Stellan Skarsgård, Harvey Keitel and Udo Kier star in this phantasmagorical horror about eastern Europe that saw half the Venice audience walk out. I couldn’t look away
Pitiless chronicle … Barry Pepper in The Painted Bird. Photograph: Jan Dobrovský
One day they’ll make a film about the first public screening of The Painted Bird, inside the Sala Darsena at the 2019 Venice film festival. It will feature the man who fell full-length on the steps in his effort to escape and the well-dressed woman who became so frantic to get out that she hit the stranger in the next seat. The centrepiece will be the moment 12 viewers broke for the doors only to discover that the exit had been locked. I’m seeing this film as a disaster movie along the lines of The Towering Inferno, or perhaps a slapstick comic version of The Painted Bird itself.
Film festivals need masterpieces to marvel at and turkeys to laugh about. But they also need a film like The Painted Bird, a film that makes a mockery of star ratings. I can state without hesitation that this is a monumental piece of work and one I’m deeply glad to have seen. I can also say that I hope to never cross its path again.
Czech director Václav Marhoul spins war-torn history into phantasmagorical horror, rattling around ravaged eastern Europe for just shy of three hours. The Painted Bird is adapted from a 1965 novel by Jerzy Kosiński, which was cobbled together from survivors’ accounts, and takes its title from a scene in which a starling daubed with white paint is mistaken for an enemy and pecked to death by its flock. The movie shows this incident in complete grisly detail. It’s one of its lighter, gentler moments.
Tormented … Petr Kotlar in The Painted Bird. Photograph: Jan Dobrovský
Petr Kotlar plays the unnamed Jewish stray, identified in the credits only as Boy. He’s part Odysseus, part Job in that the tale has him caught in the eddies of the second world war, washed from one nightmarish episode to the next. Marhoul shot the film over several years, so that we watch Kotlar ageing as the movie progresses. He fills out on screen as the audience thins out.
The first mass walk-out is prompted by Udo Kier’s jealous miller, who gouges out a man’s eyes and then feeds them to his cats. The second, most violent exodus occurs when the local nymphomaniac (Jitka Čvančarová) is set upon by the townsfolk, while the third is so perfectly synchronised to a Cossack attack that the desperate dash of the spectators mirrors that of the villagers on screen. After it’s over, the auditorium is hardly half full. Those who remain have decided to ride the rollercoaster right through.
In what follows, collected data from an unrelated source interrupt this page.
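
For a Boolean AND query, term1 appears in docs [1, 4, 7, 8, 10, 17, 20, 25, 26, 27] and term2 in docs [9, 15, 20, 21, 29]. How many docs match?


Boolean AND: find intersection of posting lists
term1 docs: [1, 4, 7, 8, 10, 17, 20, 25, 26, 27]
term2 docs: [9, 15, 20, 21, 29]
Intersection: [20]
|intersection| = 1

1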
Judged purely on visual terms, The Painted Bird is gorgeous: a lush black-and-white tour of birch forests and bulrushes and remote rustic hamlets. Judged as drama, it is brazenly brutal, a pitiless chronicle of a land red in tooth and claw, so steeped in primitive suspicions that it’s startling to suddenly see a 20th-century plane or a truck, or spot actors from less threatening pictures. Look, there’s Stellan Skarsgård playing a foursquare German; Harvey Keitel as a misguided Catholic priest; Julian Sands as the paedophile parishioner who is eager to take the boy in. Sands is in a death scene that may haunt me for weeks.
Marhoul’s film is unremittingly savage and searing. It knows exactly what it’s doing and, by that logic, never puts a foot wrong. What this sets out to depict is an eastern Europe in crisis, rocked by war with its core melting down and psychosexual radiation bleeding into the surrounding countryside. The boy is so tormented and traumatised that it’s small wonder he eventually becomes a tormentor, too.
The Painted Bird plumbs the depths, but rest assured that those hardy souls who stay the course are rewarded with the smallest glimmer of hope. This takes the form of a few lines drawn in the condensation of a bus window. After three hours in hell a lone crumb of comfort can fill us up like a banquet.